The HbA1c Rapid Test Cassette (Whole Blood) is a rapid chromatographic immunoassay for the semi-quantitative estimation of human HbA1c in whole blood as an aid in the monitoring of diabetes mellitus.

Description:

Glycated hemoglobin (hemoglobin A1c, HbA 1c , A1C, or Hb 1c ; sometimes also referred to as being Hb1c or HGBA1C) is a form of hemoglobin that is measured primarily to identify the three-month average plasma glucose concentration. The test is limited to a three-month average because the lifespan of a red blood cell is four months (120 days).

However, since red blood cells do not all undergo lysis at the same time, HbA1c is taken as a limited measure of three months. It is formed in a non-enzymatic glycation pathway by hemoglobin's exposure to plasma glucose.

HbA 1c is a measure of the beta-N-1-deoxy fructosyl component of hemoglobin. The origin of the naming derives from Hemoglobin type A being separated on cation exchange chromatography. The first fraction to separate, probably considered to be pure Hemoglobin A, was designated HbA 0 , the following fractions were designated HbA 1a , HbA 1b , and HbA 1c , respective of their order of elution. There have subsequently been many more sub fractions as separation techniques have improved. 2 Normal levels of glucose produce a normal amount of glycated hemoglobin. As the average amount of plasma glucose increases, the fraction of glycated hemoglobin increases in a predictable way. This serves as an indicator that blood sugar is increasing and that action should be taken.

In diabetes mellitus, higher amounts of glycated hemoglobin, indicating poorer control of blood glucose levels, have been associated with cardiovascular disease, nephropathy, neuropathy, and retinopathy. A trial on a group of patients with Type 1 diabetes found that monitoring by caregivers of HbA 1c led to changes in diabetes treatment and improvement of metabolic control compared to monitoring only of blood or urine glucose.

However, a trial designed specifically to determine whether reducing HbA 1c below the normal 6%, using primarily insulin and sulfonylureas (both known to easily drive blood sugar too low), would reduce the rate of cardiovascular events in type 2 diabetes found higher mortality—the trial was terminated early. 4 The negative outcomes may well have been a result of the treatment approach, primarily insulin and sulfonylureas, utilized in the "intensive" treatment group instead of LCHF (Low-Carbohydrate High Fat diet), GlP-1 analogues & SGLT-2 inhibitors, none of which have these problems & lower cardiovascular mortality.

How to use?

Bring tests, specimens, buffer, and/or controls to room temperature (15-30 °C) before use.

1. Remove the test cassette from its sealed pouch, and place it on a clean, level surface. For best results, the assay should be performed within one hour.

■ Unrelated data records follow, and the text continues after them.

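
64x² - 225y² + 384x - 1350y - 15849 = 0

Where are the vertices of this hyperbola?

Group the x- and y-terms: 64(x² + 6x) -225(y² + 6y) = 15849
Complete the square in x and y: 64(x + 3)² -225(y + 3)² = 15849 + 576 - 2025 = 14400
Divide through by 14400 to get (x + 3)²/225 - (y + 3)²/64 = 1.
Hyperbola, center (-3, -3), transverse axis horizontal; a² = 225, b² = 64.
a = 15. Vertices at (h ± a, k).

(-18, -3) and (12, -3)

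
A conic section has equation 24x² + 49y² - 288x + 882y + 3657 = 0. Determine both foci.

(1, -9) and (11, -9)

Rearranging, 24(x² - 12x) + 49(y² + 18y) = -3657.
Complete the square in x and y: 24(x - 6)² + 49(y + 9)² = -3657 + 864 + 3969 = 1176
Divide through by 1176 to get (x - 6)²/49 + (y + 9)²/24 = 1.
Ellipse, center (6, -9), major axis horizontal; a² = 49, b² = 24.
c² = a² - b² = 49 - 24 = 25, so c = 5.
Foci lie on the horizontal axis through the center: (h ± c, k).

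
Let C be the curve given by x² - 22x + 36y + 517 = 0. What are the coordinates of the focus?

(11, -20)

Only x is squared. Complete the square in x: (x - 11)² = -36(y + 11).
Vertex (11, -11); 4p = -36 so p = -9. Opens down.
Focus is p units from the vertex along the axis: (h, k + p).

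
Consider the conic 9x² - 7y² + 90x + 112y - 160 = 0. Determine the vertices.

Group the x- and y-terms: 9(x² + 10x) -7(y² - 16y) = 160
Complete the square: 9(x + 5)² -7(y - 8)² = 160 + 225 - 448 = -63
Divide through by -63 to get (y - 8)²/9 - (x + 5)²/7 = 1.
Hyperbola, center (-5, 8), transverse axis vertical; a² = 9, b² = 7.
a = 3. Vertices at (h, k ± a).

(-5, 5) and (-5, 11)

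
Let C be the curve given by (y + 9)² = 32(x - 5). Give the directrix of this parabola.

x = -3

Vertex (5, -9); 4p = 32 so p = 8. Opens right.
Directrix is the vertical line x = h − p = 5 − (8) = -3.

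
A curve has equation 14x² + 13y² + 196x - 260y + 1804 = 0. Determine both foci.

(-7, 9) and (-7, 11)

Group the x- and y-terms: 14(x² + 14x) + 13(y² - 20y) = -1804
Completing the square gives 14(x + 7)² + 13(y - 10)² = -1804 + 686 + 1300 = 182.
Divide through by 182 to get (x + 7)²/13 + (y - 10)²/14 = 1.
Ellipse, center (-7, 10), major axis vertical; a² = 14, b² = 13.
c² = a² - b² = 14 - 13 = 1, so c = 1.
Foci lie on the vertical axis through the center: (h, k ± c).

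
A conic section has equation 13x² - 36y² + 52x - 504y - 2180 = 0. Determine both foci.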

2. Open the tube with the diluted sample. Transfer 3 drops (approx. 120 μl) of diluted sample to sample well. Start the timer.

3. Wait for the colored lines to appear. The result should be read at 10 minutes. Do not interpret the results at 20 minutes.

INTERPRETATION OF RESULTS

(Please refer to the illustration above)

POSITIVE:* Two lines appear. One colored line should be in the control line region (C) and another apparent colored line should be in the test line region (T).

*NOTE: The intensity of the color in the test line region (T) will vary depending on the concentration of HbA1c present in the specimen. Read the positive results with help of the color card provided in the kit as your reference to confirm the concentration of HbA1c in the whole blood specimen.

NEGATIVE: One colored line appears in the control line region (C). No line appears in the test line region (T), or the test line is weaker than the reference line representing 6% on the color card. This indicates HbA1c to be at healthy level meaning excellent control.

INVALID: Control line fails to appear. Insufficient specimen volume or incorrect procedural techniques are the most likely reasons for control line failure. Review the procedure and repeat the test with a new test. If the problem persists, discontinue using the test kit immediately and contact your local distributor.